11



In time all those who can understand realize that nowadays things are being ordered differently. The three doctors who regularly visit the house talk in turn to those whom they believe would be better off in what they make a point of calling ‘the community’. Where there is no family, or if a family does not wish to cooperate, places will be found in sheltered accommodation.

‘Is it community singing?’ Belle D inquires. ‘Is that what they mean?’ Her name is Belle Dymock, but for reasons of her own she has forbidden her surname’s use, while insisting also that her first name should not be employed on its own.

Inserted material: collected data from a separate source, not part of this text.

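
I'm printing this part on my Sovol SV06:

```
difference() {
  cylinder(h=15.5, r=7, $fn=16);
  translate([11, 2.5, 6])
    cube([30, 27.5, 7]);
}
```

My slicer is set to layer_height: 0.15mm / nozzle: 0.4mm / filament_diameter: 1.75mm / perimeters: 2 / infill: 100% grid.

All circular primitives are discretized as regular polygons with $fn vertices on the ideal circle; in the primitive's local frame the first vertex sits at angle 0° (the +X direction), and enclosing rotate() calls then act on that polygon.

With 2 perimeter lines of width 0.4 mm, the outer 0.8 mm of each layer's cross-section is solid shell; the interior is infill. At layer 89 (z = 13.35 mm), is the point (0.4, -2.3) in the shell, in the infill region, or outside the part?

infill

At z = 13.35 mm: the cylinder: section is a regular 16-gon, circumradius r=7; the cube at (11, 2.5) is not intersected at this z (z outside [6, 13]); Subtracting the remaining from the first: none of the subtracted shapes is present at this height, so the r=7 cylinder is unchanged — 1 connected region. Overall, the cross-section is a single solid region. The nearest boundary edge runs (-0.00, -7.00)→(2.68, -6.47); distance from the point to it = 4.53 mm. The point is inside the cross-section and 4.53 mm from the nearest boundary — more than the 0.8 mm shell width (2 × 0.4), so it's in the infill interior.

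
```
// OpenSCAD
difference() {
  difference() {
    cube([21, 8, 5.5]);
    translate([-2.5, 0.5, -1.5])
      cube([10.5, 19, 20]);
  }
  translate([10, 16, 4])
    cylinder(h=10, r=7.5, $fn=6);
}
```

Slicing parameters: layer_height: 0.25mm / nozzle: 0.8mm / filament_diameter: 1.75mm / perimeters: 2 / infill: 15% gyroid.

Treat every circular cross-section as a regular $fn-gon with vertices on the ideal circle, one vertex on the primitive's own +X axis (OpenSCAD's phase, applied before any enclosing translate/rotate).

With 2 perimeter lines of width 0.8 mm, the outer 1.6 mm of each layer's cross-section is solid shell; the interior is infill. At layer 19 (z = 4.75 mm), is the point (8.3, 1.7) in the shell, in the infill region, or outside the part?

At z = 4.75 mm: the cube (footprint 21×8) is included at this height; the cube at (-2.5, 0.5) (footprint 10.5×19) is included at this height; Subtracting the remaining from the first: starting from the 21×8 cube, the 10.5×19 cube at (-2.5, 0.5) partially overlaps it — only the 60.00 mm² overlap (of its 199.50 mm²) is removed, clipping the outline — 1 connected region; the cylinder at (10, 16): section is a regular 6-gon, circumradius r=7.5; After the difference (first − rest): starting from the result so far, the r=7.5 cylinder at (10, 16) misses the remaining region (no effect) — 1 connected region. Overall, the cross-section is a single solid region. The nearest boundary edge runs (8.00, 0.50)→(8.00, 8.00); distance from the point to it = 0.30 mm. The point is inside the cross-section, 0.30 mm from the nearest boundary — within the 1.6 mm shell band (2 × 0.8).

shell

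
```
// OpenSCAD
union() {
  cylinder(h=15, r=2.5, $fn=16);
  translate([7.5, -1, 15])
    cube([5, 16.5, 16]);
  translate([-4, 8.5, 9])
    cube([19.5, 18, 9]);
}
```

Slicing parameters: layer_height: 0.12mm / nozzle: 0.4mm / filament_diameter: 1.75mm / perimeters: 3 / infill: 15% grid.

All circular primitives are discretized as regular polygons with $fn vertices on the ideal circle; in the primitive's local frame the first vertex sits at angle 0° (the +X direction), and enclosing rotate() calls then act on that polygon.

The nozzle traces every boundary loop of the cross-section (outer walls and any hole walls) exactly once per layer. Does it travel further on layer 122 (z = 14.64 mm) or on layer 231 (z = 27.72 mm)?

layer 122 (z = 14.64 mm)

Layer 122 (z = 14.64): the r=2.5 cylinder contributes a regular 16-gon of circumradius 2.5 (perimeter = 2·16·2.500·sin(180°/16) = 15.61 mm); the cube at (7.5, -1) is absent (z outside [15, 31]); the cube at (-4, 8.5) (footprint 19.5×18) is included at this height (perimeter 75.00 mm); Combining (union): the 2 present regions are separate (no shared area or edge), so areas and boundary lengths simply add and each stays a separate island — boundary = 90.61 mm. So its perimeter = 90.61 mm. Layer 231 (z = 27.72): the cylinder is not intersected at this z (z outside [0, 15]); the cube at (7.5, -1) is present — its section is the full 5×16.5 rectangle (perimeter 43.00 mm); the cube at (-4, 8.5) is absent (z outside [9, 18]); Combining (union): only the 5×16.5 cube at (7.5, -1) is present, so the union is just that shape — boundary = 43.00 mm. So its perimeter = 43.00 mm. Layer 122 is larger (90.61 vs 43.00 mm).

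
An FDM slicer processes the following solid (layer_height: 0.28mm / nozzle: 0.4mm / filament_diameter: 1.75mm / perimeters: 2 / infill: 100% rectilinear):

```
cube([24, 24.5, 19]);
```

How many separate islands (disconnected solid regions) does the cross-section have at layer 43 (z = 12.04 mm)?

1

At z = 12.04 mm: the cube (footprint 24×24.5) is included at this height. Overall, the cross-section is a single solid region. Island count = 1.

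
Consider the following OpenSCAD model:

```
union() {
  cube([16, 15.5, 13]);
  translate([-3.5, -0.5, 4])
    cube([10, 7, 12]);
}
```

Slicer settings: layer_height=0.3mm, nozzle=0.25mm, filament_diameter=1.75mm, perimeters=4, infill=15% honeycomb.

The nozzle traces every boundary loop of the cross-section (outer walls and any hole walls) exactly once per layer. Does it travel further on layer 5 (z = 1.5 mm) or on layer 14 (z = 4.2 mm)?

layer 14 (z = 4.2 mm)

Layer 5 (z = 1.5): the cube (footprint 16×15.5) is included at this height (perimeter 63.00 mm); the cube at (-3.5, -0.5) is absent (z outside [4, 16]); Merging all regions: only the 16×15.5 cube is present, so the union is just that shape — boundary = 63.00 mm. So its perimeter = 63.00 mm. Layer 14 (z = 4.2): the cube (footprint 16×15.5) is included at this height (perimeter 63.00 mm); the 10×7 cube at (-3.5, -0.5) contributes its full rectangle (perimeter 34.00 mm); Combining (union): the regions partially overlap (shared area 42.25 mm²), so the edge portions inside another operand are dropped and the merged outline is re-measured after clipping — boundary = 71.00 mm. So its perimeter = 71.00 mm. Layer 14 is larger (71.00 vs 63.00 mm).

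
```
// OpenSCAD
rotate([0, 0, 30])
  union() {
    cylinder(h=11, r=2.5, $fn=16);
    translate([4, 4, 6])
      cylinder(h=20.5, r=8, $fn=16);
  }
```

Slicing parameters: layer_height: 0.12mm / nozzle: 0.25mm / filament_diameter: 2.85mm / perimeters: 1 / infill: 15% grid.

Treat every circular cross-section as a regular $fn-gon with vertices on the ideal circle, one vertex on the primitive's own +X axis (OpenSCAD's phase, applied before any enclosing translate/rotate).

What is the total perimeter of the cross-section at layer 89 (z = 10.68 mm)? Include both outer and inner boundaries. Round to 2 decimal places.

At z = 10.68 mm: the cylinder: section is a regular 16-gon, circumradius r=2.5 (perimeter = 2·16·2.500·sin(180°/16) = 15.61 mm); the r=8 cylinder at (4, 4) gives a regular 16-gon of circumradius 8 (constant along its height) (perimeter = 2·16·8.000·sin(180°/16) = 49.94 mm); Merging all regions: the regions partially overlap (shared area 18.78 mm²), so the edge portions inside another operand are dropped and the merged outline is re-measured after clipping — boundary = 50.07 mm; (whole slice rotated 30° about Z — lengths, areas and connectivity unchanged). Overall, the cross-section is a single solid region. Total boundary length (outer) = 50.07 mm.

50.07 mm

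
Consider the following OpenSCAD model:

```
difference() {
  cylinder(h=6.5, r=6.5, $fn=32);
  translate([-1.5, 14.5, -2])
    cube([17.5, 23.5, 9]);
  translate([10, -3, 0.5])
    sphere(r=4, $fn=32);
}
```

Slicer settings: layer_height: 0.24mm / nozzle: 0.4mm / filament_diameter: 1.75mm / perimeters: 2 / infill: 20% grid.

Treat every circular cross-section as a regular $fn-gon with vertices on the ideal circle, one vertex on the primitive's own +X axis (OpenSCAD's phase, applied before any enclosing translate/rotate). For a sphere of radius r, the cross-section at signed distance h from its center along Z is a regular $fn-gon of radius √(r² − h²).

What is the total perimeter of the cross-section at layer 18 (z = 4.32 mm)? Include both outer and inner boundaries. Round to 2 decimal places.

At z = 4.32 mm: the cylinder: section is a regular 32-gon, circumradius r=6.5 (perimeter = 2·32·6.500·sin(180°/32) = 40.78 mm); the cube at (-1.5, 14.5) (footprint 17.5×23.5) is included at this height (perimeter 82.00 mm); the sphere at (10, -3): section is a regular 32-gon, circumradius = √(r²−h²) = √(4²−3.82²) = 1.186 (perimeter = 2·32·1.186·sin(180°/32) = 7.44 mm); After the difference (first − rest): starting from the r=6.5 cylinder, the 17.5×23.5 cube at (-1.5, 14.5) misses the remaining region (no effect); the r=4 sphere at (10, -3) misses the remaining region (no effect) — boundary = 40.78 mm. Overall, the cross-section is a single solid region. Total boundary length (outer) = 40.78 mm.

40.78 mm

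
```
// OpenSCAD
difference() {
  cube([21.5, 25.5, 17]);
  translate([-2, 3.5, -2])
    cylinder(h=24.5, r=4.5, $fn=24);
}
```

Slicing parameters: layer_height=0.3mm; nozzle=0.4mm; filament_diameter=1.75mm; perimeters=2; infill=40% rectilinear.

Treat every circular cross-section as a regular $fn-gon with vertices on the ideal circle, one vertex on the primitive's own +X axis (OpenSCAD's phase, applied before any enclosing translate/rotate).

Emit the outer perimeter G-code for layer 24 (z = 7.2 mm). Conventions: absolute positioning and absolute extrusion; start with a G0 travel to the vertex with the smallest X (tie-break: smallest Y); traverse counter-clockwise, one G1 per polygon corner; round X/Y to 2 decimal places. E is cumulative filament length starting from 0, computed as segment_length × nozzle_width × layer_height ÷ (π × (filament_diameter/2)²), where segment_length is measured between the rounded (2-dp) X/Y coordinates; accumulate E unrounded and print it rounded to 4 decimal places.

G0 X0.00 Y7.50 Z7.20
G1 X0.25 Y7.40 E0.0134
G1 X1.18 Y6.68 E0.0721
G1 X1.90 Y5.75 E0.1308
G1 X2.35 Y4.66 E0.1896
G1 X2.50 Y3.50 E0.2480
G1 X2.35 Y2.34 E0.3063
G1 X1.90 Y1.25 E0.3652
G1 X1.18 Y0.32 E0.4238
G1 X0.77 Y0.00 E0.4498
G1 X21.50 Y0.00 E1.4840
G1 X21.50 Y25.50 E2.7562
G1 X0.00 Y25.50 E3.8289
G1 X0.00 Y7.50 E4.7269

At z = 7.2 mm: the cube (footprint 21.5×25.5) is included at this height; the r=4.5 cylinder at (-2, 3.5) gives a regular 24-gon of circumradius 4.5 (constant along its height); After the difference (first − rest): starting from the 21.5×25.5 cube, the r=4.5 cylinder at (-2, 3.5) partially overlaps it — only the 13.96 mm² overlap (of its 62.89 mm²) is removed, clipping the outline — 1 connected region. The outline is a single polygon with 13 vertices. Extrusion per mm of travel: 0.4 × 0.3 / (π × 0.875²) = 0.049890. Accumulating E over each segment gives final E = 4.7269.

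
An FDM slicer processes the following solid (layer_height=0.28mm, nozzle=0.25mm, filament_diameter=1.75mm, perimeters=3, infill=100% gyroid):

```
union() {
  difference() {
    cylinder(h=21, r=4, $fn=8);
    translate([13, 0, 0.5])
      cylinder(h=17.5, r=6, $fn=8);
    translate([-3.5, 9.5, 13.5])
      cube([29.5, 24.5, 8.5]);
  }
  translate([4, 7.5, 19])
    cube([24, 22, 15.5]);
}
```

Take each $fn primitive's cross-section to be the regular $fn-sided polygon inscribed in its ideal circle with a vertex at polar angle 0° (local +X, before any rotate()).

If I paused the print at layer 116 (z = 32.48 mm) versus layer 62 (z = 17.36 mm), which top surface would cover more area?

layer 116 (z = 32.48 mm)

Layer 116 (z = 32.48): the cylinder is not intersected at this z (z outside [0, 21]); the cylinder at (13, 0) is absent (z outside [0.5, 18]); the cube at (-3.5, 9.5) is absent (z outside [13.5, 22]); Taking the first minus the rest: the first operand is absent here, so nothing remains; the 24×22 cube at (4, 7.5) contributes its full rectangle (area 528.00 mm²); Combining (union): only the 24×22 cube at (4, 7.5) is present, so the union is just that shape — area = 528.00 mm². So its area = 528.00 mm². Layer 62 (z = 17.36): the cylinder: section is a regular 8-gon, circumradius r=4 (area = (8/2)·4.000²·sin(360°/8) = 45.25 mm²); the cylinder at (13, 0): section is a regular 8-gon, circumradius r=6 (area = (8/2)·6.000²·sin(360°/8) = 101.82 mm²); the 29.5×24.5 cube at (-3.5, 9.5) contributes its full rectangle (area 722.75 mm²); Taking the first minus the rest: starting from the r=4 cylinder (45.25 mm²), the r=6 cylinder at (13, 0) misses the remaining region (no effect); the 29.5×24.5 cube at (-3.5, 9.5) misses the remaining region (no effect) — area = 45.25 mm²; the cube at (4, 7.5) does not reach this height (z outside [19, 34.5]); Taking the union: only that combined region is present, so the union is just that shape — area = 45.25 mm². So its area = 45.25 mm². Layer 116 is larger (528.00 vs 45.25 mm²).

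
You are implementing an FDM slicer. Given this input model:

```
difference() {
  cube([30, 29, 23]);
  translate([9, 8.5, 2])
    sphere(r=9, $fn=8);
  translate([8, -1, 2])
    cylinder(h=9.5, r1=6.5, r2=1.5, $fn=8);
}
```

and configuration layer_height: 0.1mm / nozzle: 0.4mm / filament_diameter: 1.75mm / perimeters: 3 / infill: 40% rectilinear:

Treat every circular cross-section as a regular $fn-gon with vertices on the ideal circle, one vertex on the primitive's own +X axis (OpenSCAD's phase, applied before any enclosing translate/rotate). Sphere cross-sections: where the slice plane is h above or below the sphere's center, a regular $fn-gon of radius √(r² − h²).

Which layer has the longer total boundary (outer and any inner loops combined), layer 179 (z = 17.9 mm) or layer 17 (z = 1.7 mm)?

layer 17 (z = 1.7 mm)

Layer 179 (z = 17.9): the cube is present — its section is the full 30×29 rectangle (perimeter 118.00 mm); the sphere at (9, 8.5) does not reach this height (|z−center|=15.900 > r=9); the cone at (8, -1) does not reach this height (z outside [2, 11.5]); After the difference (first − rest): none of the subtracted shapes is present at this height, so the 30×29 cube is unchanged — boundary = 118.00 mm. So its perimeter = 118.00 mm. Layer 17 (z = 1.7): the cube (footprint 30×29) is included at this height (perimeter 118.00 mm); the sphere at (9, 8.5): section is a regular 8-gon, circumradius = √(r²−h²) = √(9²−0.3²) = 8.995 (perimeter = 2·8·8.995·sin(180°/8) = 55.08 mm); the cone at (8, -1) is not intersected at this z (z outside [2, 11.5]); After the difference (first − rest): starting from the 30×29 cube, the r=9 sphere at (9, 8.5) partially overlaps it — only the 228.26 mm² overlap (of its 228.85 mm²) is removed, clipping the outline — boundary = 168.10 mm. So its perimeter = 168.10 mm. Layer 17 is larger (168.10 vs 118.00 mm).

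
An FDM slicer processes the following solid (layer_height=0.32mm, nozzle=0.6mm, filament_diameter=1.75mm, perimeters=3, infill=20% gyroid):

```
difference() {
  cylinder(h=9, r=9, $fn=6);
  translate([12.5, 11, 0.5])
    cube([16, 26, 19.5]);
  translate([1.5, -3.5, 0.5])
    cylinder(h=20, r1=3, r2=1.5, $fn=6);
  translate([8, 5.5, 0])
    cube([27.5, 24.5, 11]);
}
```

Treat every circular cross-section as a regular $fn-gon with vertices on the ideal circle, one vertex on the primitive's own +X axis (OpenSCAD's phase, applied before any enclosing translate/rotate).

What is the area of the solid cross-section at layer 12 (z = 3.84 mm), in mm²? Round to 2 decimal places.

190.80 mm²

At z = 3.84 mm: the r=9 cylinder contributes a regular 6-gon of circumradius 9 (area = (6/2)·9.000²·sin(360°/6) = 210.44 mm²); the cube at (12.5, 11) (footprint 16×26) is included at this height (area 416.00 mm²); the cone at (1.5, -3.5) (r1=3→r2=1.5) has section circumradius 2.750 here — a regular 6-gon (area = (6/2)·2.750²·sin(360°/6) = 19.64 mm²); the 27.5×24.5 cube at (8, 5.5) contributes its full rectangle (area 673.75 mm²); Subtracting the remaining from the first: starting from the r=9 cylinder (210.44 mm²), the 16×26 cube at (12.5, 11) misses the remaining region (no effect); the cone at (1.5, -3.5) lies wholly inside it (removes its full 19.64 mm² and its 16.50 mm outline becomes a hole wall); the 27.5×24.5 cube at (8, 5.5) misses the remaining region (no effect) — area = 190.80 mm². Overall, the cross-section is one region with 1 hole. Net area = 190.80 mm².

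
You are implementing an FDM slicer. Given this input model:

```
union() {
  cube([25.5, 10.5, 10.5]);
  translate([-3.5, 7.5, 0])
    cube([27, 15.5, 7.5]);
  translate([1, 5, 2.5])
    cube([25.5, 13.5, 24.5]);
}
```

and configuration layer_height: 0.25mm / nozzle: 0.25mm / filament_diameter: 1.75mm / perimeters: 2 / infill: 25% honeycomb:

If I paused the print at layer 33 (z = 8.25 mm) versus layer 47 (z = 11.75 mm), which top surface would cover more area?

layer 33 (z = 8.25 mm)

Layer 33 (z = 8.25): the cube is present — its section is the full 25.5×10.5 rectangle (area 267.75 mm²); the cube at (-3.5, 7.5) is absent (z outside [0, 7.5]); the cube at (1, 5) (footprint 25.5×13.5) is included at this height (area 344.25 mm²); Merging all regions: the regions partially overlap — summed areas 612.00 mm² minus the doubly-counted overlap 134.75 mm² gives 477.25 mm² — area = 477.25 mm². So its area = 477.25 mm². Layer 47 (z = 11.75): the cube is absent (z outside [0, 10.5]); the cube at (-3.5, 7.5) is absent (z outside [0, 7.5]); the 25.5×13.5 cube at (1, 5) contributes its full rectangle (area 344.25 mm²); Combining (union): only the 25.5×13.5 cube at (1, 5) is present, so the union is just that shape — area = 344.25 mm². So its area = 344.25 mm². Layer 33 is larger (477.25 vs 344.25 mm²).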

‘The community’s where you came from,’ the Spanish wife replies. Her surname, too, has caused difficulties, not because she dislikes it but because no one can pronounce it. She is not, in fact, Spanish herself, but has acquired her sobriquet through marrying a Spaniard who deserted her in Gibraltar.

‘Did you ever hear the like?’ another woman asks, a faded woman who speaks only when a subject catches her imagination.

‘It’s the tablets,’ Mrs Leavy explains. ‘Medication works wonders.’

They all say that. They say it and repeat it: the new drugs of the 1980s make the miracle possible. The doctor who cares for Belle D has told her she could easily work in the carpet factory again. Pretty Bríd Beamish – no fault of her own she took a wrong turning – will be adorned in wedding finery yet, no reason in the world why she shouldn’t be. All that must be ensured is that the medication is taken, daily and precisely as prescribed. The assistance of family members will be required, assurances insisted upon. ‘Isn’t it the best leave-taking you could have?’ jovially remarks the doctor who has a beard, smiling at the faces of the unsmiling. Father Malley sits with each departing inmate, recalling Our Lady and her mercy.

‘Mary Louise! Come here, Mary Louise!’ Small Sadie beckons, and questions when she is obeyed: ‘Will you go back to the graveyard, Mary Louise? Will you get up to your tricks?’ Laughter cackles from the tiny woman’s throat. In the house she is often likened to a hen because of that noise she makes.

‘What tricks are those, Sadie?’

But Sadie only shakes her head. At night she is locked away alone. She broke a gardener’s arm one time. She’s in the house because too often she believes she has to break things and tear off wallpaper. A week ago she was told she would remain in care for a while yet.

‘Sadie’s the lucky one!’ she cries in the same shrill way. ‘Poor old eejits, what good is it to you? What good the Holy Apostolic Church? What good the dogs in the traps? Dog eats dog, Thundering Joe and Flashby. Tinned with rabbit.’

‘Oh, hold your damn noise,’ a woman snaps.